I felt the bed shift as he climbed in next to me. I opened my eyes but didn't move. "I can tell by your breathing you are awake. You don't have to look at me, you don't have to say anything, just listen. I said it before but I'm gonna say it again. I love you. You mean the world to me, Miranda. You are the most beautiful girl I've ever seen, and I'm the lucky one for having you. You are amazing. I will love you forever and that's not gonna change no matter what you think or feel.....Goodnight, babe." He said as he kissed my head. I couldn't help the tears that fell as he said this. I knew he loved me, and this proved that. I contemplated saying something, but instead, I tried to roll myself over to face him. I let out a groan in pain as I tried. "Babe, what's wrong? Take it easy." He said, trying to stop me from hurting myself. I didn't reply. I simply placed my lips on his, and ran my hand through his hair. After a few seconds, I laid back down on my back.

"I'm sorry, babe. You were right this whole time. I love you so much."

"I love you too. Don't be sorry." He replied gently and convincingly. "Let's get some sleep."

"Wait. I wanted to tell you, I called Ethan." I stopped him.

"What did he say?" Sam asked.

"Not much. He didn't have a lot of time to talk. I told him the gist of what happened and he was just making sure we were all ok. He isn't mad we haven't been talking to him." I said happily.

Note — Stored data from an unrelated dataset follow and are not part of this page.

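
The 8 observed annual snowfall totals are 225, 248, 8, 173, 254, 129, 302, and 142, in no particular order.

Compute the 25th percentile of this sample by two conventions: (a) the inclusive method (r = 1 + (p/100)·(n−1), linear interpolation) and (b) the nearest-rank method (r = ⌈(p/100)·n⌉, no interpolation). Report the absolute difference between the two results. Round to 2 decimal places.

Sorted: 8, 129, 142, 173, 225, 248, 254, 302.
n = 8.
(a) r = 2.75; between ranks 2 (129) and 3 (142): 138.75.
(b) the nearest-rank method: rank 2 → 129.
|138.75 − 129| = 9.75.

9.75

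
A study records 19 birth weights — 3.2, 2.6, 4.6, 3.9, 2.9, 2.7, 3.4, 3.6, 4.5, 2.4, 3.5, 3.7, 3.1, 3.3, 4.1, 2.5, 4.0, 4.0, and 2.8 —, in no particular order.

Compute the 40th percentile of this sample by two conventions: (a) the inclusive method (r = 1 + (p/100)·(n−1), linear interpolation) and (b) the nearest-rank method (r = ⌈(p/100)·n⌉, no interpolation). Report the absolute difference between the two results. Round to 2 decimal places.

0.02

Sorted: 2.4, 2.5, 2.6, 2.7, 2.8, 2.9, 3.1, 3.2, 3.3, 3.4, 3.5, 3.6, 3.7, 3.9, 4.0, 4.0, 4.1, 4.5, 4.6.
n = 19.
(a) r = 8.2; between ranks 8 (3.2) and 9 (3.3): 3.22.
(b) the nearest-rank method: rank 8 → 3.2.
|3.22 − 3.2| = 0.02.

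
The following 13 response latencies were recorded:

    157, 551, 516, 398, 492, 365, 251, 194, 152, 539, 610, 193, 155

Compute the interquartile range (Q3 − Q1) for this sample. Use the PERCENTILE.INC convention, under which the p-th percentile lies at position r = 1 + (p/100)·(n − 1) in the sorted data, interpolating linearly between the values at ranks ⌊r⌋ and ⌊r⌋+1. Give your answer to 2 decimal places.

Sorted: 152, 155, 157, 193, 194, 251, 365, 398, 492, 516, 539, 551, 610.
n = 13.
P25: r = 4 (integer) → 193.
P75: r = 10 (integer) → 516.
Difference: 516 − 193 = 323.

323.00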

"Good. Glad he's not mad. I didn't think he would be. I know you and I both get tired of all the emotional conversations, but I want to say one more thing because I owe you an apology." Sam started softly.

"Sam, you-" I tried to interject but he kept talking.

"I'm not mad you feel the way you do about all of this, but I'm the reason you didn't tell us sooner. I made you feel like I'd be mad about your emotions. I act that way towards Dean sometimes and I can tell it scared you. I'm sorry I made you feel like your emotions are something you need to hide from me. I want us to be able to be open with each other especially about how we feel. I'm sorry I made you feel like I would be mad about how you felt. I love you and I don't want to hurt you like I always seem to do." He said so apologetically that I actually wanted to cry out of sympathy for him.

"Sam, you don't have to be sorry. Yes, I was afraid you would be mad, but you assured me you wouldn't be, and I believe you. You aren't hurting me. I love you so much, Sam. It's ok."